Shares rose on both sides of the Atlantic after the UK service purchasing managers survey surprised analysts by jumping 3.9 points to 58.4 for February – its highest level since January 2007. The gain, greeted as “staggeringly good” by Investec chief economist David Page, was closely followed by a 2.5-point increase in the US Institute for Supply Management index to 53.
The numbers suggested the dominant retail and construction industries had shaken off the ill effects of a cold winter and the rebound in the rate of VAT to expand at their fastest pace for years.
Traders took heart from the data, sending the FTSE 100 up 0.9 per cent to 5,533.21. The S&P 500 put on half a point to close at 1,118.79, although the Dow Jones and the Nasdaq both declined slightly.
Paul Smith of Markit Economics, which compiles the UK index with the Chartered Institute of Purchasing & Supply, said: “When combined with positive manufacturing results, February’s PMI surveys augur well for the economy to build on the momentum of exiting recession.”
Sterling was given a reprieve after a period of sustained pressure due to fears over Greece’s public finances. The pound rallied above the psychologically important $1.50 mark, closing 0.7 per cent up at $1.5124.
In America, more good news came in the form of fewer monthly job losses than at any point since January 2008. Around 20,000 private sector redundancies were made in February, 40,000 fewer than January and significantly below the level expected by onlookers.
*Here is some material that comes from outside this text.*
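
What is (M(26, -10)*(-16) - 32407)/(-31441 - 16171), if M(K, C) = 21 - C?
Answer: 32903/47612 ≈ 0.69106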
While economists speculated the labour market may finally be stabilising, the Federal Reserve’s influential Beige Book dampened spirits slightly. It said the US economy had rebounded only at a “modest” pace this year, with a “slight improvement” in consumer spending. Disappointment came in stronger form from the eurozone, where the PMI stayed flat at 53.7 in February, lagging growth in the US and UK.